Ora però, le condizioni non certo favorevoli dell’economia russa, la quale continua a restare in piedi grazie alla sola industria bellica, debbono aver aumentato il livello di frustrazione e scontro con la finanza occidentale. E poi, le guerre si nutrono di denaro e, pertanto, coinvolgono direttamente le banche. Il Tribunale arbitrale della regione di Mosca ha infatti congelato 372 milioni di dollari di fondi delle banche JP Morgan Chase (detenuti nella controllata russa Morgan Chase Bank) e di Bank of New York Mellon (nella locale Citibank).

La decisione è stata presa “a difesa degli interessi della Federazione Russa”, come conseguenza del ritiro da parte della Banca centrale Ucraina della licenza di Mr Bank, controllata da Sberbank, principale banca commerciale russa.

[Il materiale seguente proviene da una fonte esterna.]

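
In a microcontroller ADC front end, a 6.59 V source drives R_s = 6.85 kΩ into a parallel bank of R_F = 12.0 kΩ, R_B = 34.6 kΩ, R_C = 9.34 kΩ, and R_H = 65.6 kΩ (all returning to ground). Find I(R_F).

I ≈ 0.211 mA

Parallel bank: R_p = 1/(1/12.0 + 1/34.6 + 1/9.34 + 1/65.6) = 4.264 kΩ.
V_A by voltage divider: V_A = 6.59 × 4.264/(6.85 + 4.264) = 2.528 V.
I(R_F) = V_A / R_F = 2.528/12.0 = 0.2107 mA.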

Dunque, l’azione contro i due istituti statunitensi è intesa come risarcimento poiché la mossa dell’istituto centrale ucraino contro Mr Bank ha congelato (e reso al momento irrecuperabili) 121 milioni di dollari depositati in Jp Morgan Chase e 251 milioni in Bank of New York Mellon: per un totale, appunto, di 372 milioni di dollari.

Tutto questo mentre l’Ucraina attende ancora i famosi 50 miliardi di prestiti da parte del G7, garantiti da bond a loro volta assicurati dagli asset russi congelati e dai profitti da essi generati. Non è ancora chiaro quando tale schema diverrà operativo (fonti Reuters parlano di fine ottobre). Di sicuro, chi se la passa male sono le famiglie russe. Secondo il Bureau finanziario della Federazione, infatti, nei mesi scorsi i russi hanno speso il 33,9% del limite disponibile sulla carta di credito. In altre parole, il grosso delle famiglie hanno speso più di quanto potessero, valicando il limite dello scoperto (quando una banca consente di effettuare spese anche una volta raggiunto il limite massimo).

Tutto questo significa essenzialmente due cose. Primo, i russi si stanno indebitando con gli istituti, dal momento che i soldi extra concessi dalle banche generano interessi, che poi vanno pagati. Secondo, come hanno spiegato dallo stesso Bureau, le maggiori spese con relativi sforamenti sono imputabili all’aumento dei prezzi, ovvero dell’inflazione, a sua volta riconducibile all’incremento spropositato delle spese militari. Tutto questo ha spinto quasi quattro famiglie su dieci a spendere più di quanto potesse realmente.